Le Venezuela et la Bolivie ont à nouveau violemment critiqué mercredi le déploiement militaire des Etats-Unis en Haïti, où 15 000 soldats américains doivent être déployés dans le pays caribéen frappé le 12 janvier par un violent séisme qui a fait 75 000 morts.

L'«empire» américain «s'empare d'Haïti sur les cadavres et les larmes de son peuple», a accusé mercredi le président socialiste vénézuélien Hugo Chavez.

«Ils ont commencé par l'aéroport», a affirmé le chef de file de la gauche radicale latino-américaine, ajoutant: «si vous voulez pénétrer dans les ruines du palais présidentiel d'Haïti, là se trouvent les Marines des Etats-Unis».

Mardi, des soldats américains avaient pris position près du palais présidentiel dans le cadre de leurs opérations d'aide aux victimes.

«Ils se sont emparés d'Haïti de façon éhontée, sans consulter l'ONU ni l'OEA (Organisation des Etats américains)», a-t-il ajouté.

Le président bolivien, Evo Morales, s'est joint mercredi aux critiques et assuré vouloir demander à l'ONU une «réunion d'urgence pour rejeter» la présence américaine qu'il a qualifiée d'«occupation militaire» dans une déclaration.
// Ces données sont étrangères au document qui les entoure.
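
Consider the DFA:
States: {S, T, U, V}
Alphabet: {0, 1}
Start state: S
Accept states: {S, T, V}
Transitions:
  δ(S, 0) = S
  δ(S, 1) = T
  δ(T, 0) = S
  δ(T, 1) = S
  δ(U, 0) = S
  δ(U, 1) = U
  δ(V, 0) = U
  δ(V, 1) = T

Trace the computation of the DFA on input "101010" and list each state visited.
read '1': S → T
  read '0': T → S
  read '1': S → T
  read '0': T → S
  read '1': S → T
  read '0': T → S
S -> T -> S -> T -> S -> T -> S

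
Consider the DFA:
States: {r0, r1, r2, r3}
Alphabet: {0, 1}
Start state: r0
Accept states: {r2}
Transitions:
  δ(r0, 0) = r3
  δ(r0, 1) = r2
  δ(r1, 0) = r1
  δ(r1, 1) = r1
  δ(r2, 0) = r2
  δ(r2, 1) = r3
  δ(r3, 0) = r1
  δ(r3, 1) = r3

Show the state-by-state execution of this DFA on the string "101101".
read '1': r0 → r2
  read '0': r2 → r2
  read '1': r2 → r3
  read '1': r3 → r3
  read '0': r3 → r1
  read '1': r1 → r1
r0 -> r2 -> r2 -> r3 -> r3 -> r1 -> r1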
«Il n'est pas possible que les Etats-Unis utilisent une catastrophe naturelle pour envahir et occuper militairement Haïti», a-t-il ajouté.

Le président du Nicaragua, Daniel Ortega, et M. Chavez, avaient déjà dénoncé ce week-end une «occupation» d'Haïti par les Etats-Unis. Le vice-président bolivien Alvaro Garcia s'était dit mardi «préoccupé» par l'intervention américaine.

Les Etats-Unis ont prévu d'envoyer 4.000 soldats supplémentaires en Haïti, pour porter à 15 000 leurs effectifs participant aux opérations de secours.

Le séisme a fait 75 000 morts, 250 000 blessés et 1 million de sans-abri, d'après un bilan de la Protection civile haïtienne.

«Objectivement aucun autre Etat ne peut assumer un tel défi à part les Etats-Unis (...) les dimensions (de la catastrophe) surpassent les capacités d'un mandat d'un autre pays et même de l'ONU», avait dit à l'AFP Raul Bernal Meza, professeur à l'Université nationale du Centre en Argentine, commentant ces critiques.

«En Amérique latine, nous avons une énorme sensibilité à tout risque d'interventionnisme américain, ce ne serait pas la première fois que les Etats-Unis interviennent en profitant d'une situation dramatique, mais à Haïti ce n'est pas le cas, vu l'étendue des dégâts», selon Gerardo Caetano, de l'Université de la République en Uruguay.

Haïti a été le théâtre de plusieurs interventions militaires américaines en près d'un siècle, notamment sous les ex-présidents Bill Clinton et George W. Bush, aujourd'hui chargés de rassembler des fonds pour les victimes du séisme.

Les Américains ont occupé Haïti de 1915 à 1934.